Both Democrats and Republicans, he said, "engage in a shell game that from outside may look at times technically legal, but when you get these communications on contributions solicited for the campaign, their technical arguments fall apart."
In an e-mail from May 31, 2001, Enron lobbyists Rick Shapiro and Linda Robertson discuss a $50,000 contribution solicited by Republican organizations for a dinner saluting President Bush and Vice President Dick Cheney.
"With the assistance of Congressman Tom DeLay we were able to apply our previously contributed soft money toward this dinner. Consequently, we will be credited as giving $250,000 to this event, even though we are being asked to give only $50,000 in new soft money," according to the e-mail sent to Enron's now ex-chairman, Kenneth Lay, and a second executive.
The e-mails show "pretty clearly corporations were being asked for contributions by members of Congress who held the fate of legislation important to corporations in their hands," said Trevor Potter, president and general counsel of the Campaign Legal Center, a campaign finance monitoring group.
"There's always a risk this will creep back into the system, and politicians will again try to raise it. These e-mails point out the dangers of that to an ethical form of government," said Potter, a former member of the Federal Elections Commission, which regulates political fund raising and spending.
Just as Enron wanted credit for its contribution, Republican lawmakers vied for credit in raising the money, e-mails show.
Bringing in lots of political money helps raise a politician's stature in the party, said Edwin Bender, executive director of the Institute on Money in State Politics, based in Helena, Mont.
The Enron lobbyists said in the e-mail they would split credit for $100,000 of the contribution among DeLay; former House Majority Leader Dick Armey, R-Texas; Rep. Joe Barton, R-Texas, who is now chairman of the House Energy and Commerce Committee; and Rep. Billy Tauzin, R-La.

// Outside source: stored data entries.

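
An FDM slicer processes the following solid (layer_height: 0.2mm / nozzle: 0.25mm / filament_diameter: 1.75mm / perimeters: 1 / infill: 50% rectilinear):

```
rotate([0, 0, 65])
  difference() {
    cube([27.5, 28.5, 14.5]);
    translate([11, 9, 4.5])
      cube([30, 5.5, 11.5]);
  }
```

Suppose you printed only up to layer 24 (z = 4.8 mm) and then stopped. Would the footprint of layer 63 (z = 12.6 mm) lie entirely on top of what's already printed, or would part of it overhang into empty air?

entirely on top

Compare the two slices. At z = 4.8: the cube is present — its section is the full 27.5×28.5 rectangle (area 783.75 mm²); the 30×5.5 cube at (11, 9) contributes its full rectangle (area 165.00 mm²); Taking the first minus the rest: starting from the 27.5×28.5 cube (783.75 mm²), the 30×5.5 cube at (11, 9) partially overlaps it — only the 90.75 mm² overlap (of its 165.00 mm²) is removed, clipping the outline — area = 693.00 mm²; (rotated 65° about Z; rotation is an isometry so areas/perimeters/island counts are preserved). At z = 12.6: the cube (footprint 27.5×28.5) is included at this height (area 783.75 mm²); the cube at (11, 9) (footprint 30×5.5) is included at this height (area 165.00 mm²); Taking the first minus the rest: starting from the 27.5×28.5 cube (783.75 mm²), the 30×5.5 cube at (11, 9) partially overlaps it — only the 90.75 mm² overlap (of its 165.00 mm²) is removed, clipping the outline — area = 693.00 mm²; (whole slice rotated 65° about Z — lengths, areas and connectivity unchanged). Checking containment: the cross-section at z = 12.6 is a subset of the cross-section at z = 4.8.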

The lobbyists said Sen. Kay Bailey Hutchison, R-Texas, "has requested that Enron give her some of the credit" for the other $100,000 in the contribution.
And finally, a brief update on the possibility of outside counsel getting involved in the ethics complaint.
The chairman of the House ethics panel probing a complaint against House Majority Leader Tom DeLay says it is too early to tell whether an outside counsel should take over the investigation of the Sugar Land Republican.
"I have never been in favor of an outside counsel unless there's an overwhelming reason to do so. But so far, we are not at the stage of knowing if there's an overwhelming reason," said committee Chairman Joel Hefley, R-Colo.
Two government watchdog groups, Citizens for Responsibility and Ethics in Washington and Common Cause, argue that DeLay's power and political influence over his party members make it difficult for them to investigate him.
UPDATE: And another op-ed, this one from Amarillo.
If U.S. Rep. Tom DeLay, R-Sugar Land, wants to counter claims by two watchdog groups that he is guilty of misusing campaign donations, then he should push for an independent investigation. DeLay is under fire for allegedly trading donations for favors. The House Ethics Committee is considering an investigation. However, four members of the committee have received donations from DeLay, which the watchdog groups claim tarnish the committee's legitimacy. DeLay, nicknamed "The Hammer" for his rough and tough political style, can drop the hammer on his opponents by supporting an independent investigation, which is nothing new in Washington. If the claims are unfounded, as DeLay's camp suggests, what better way to nail his detractors?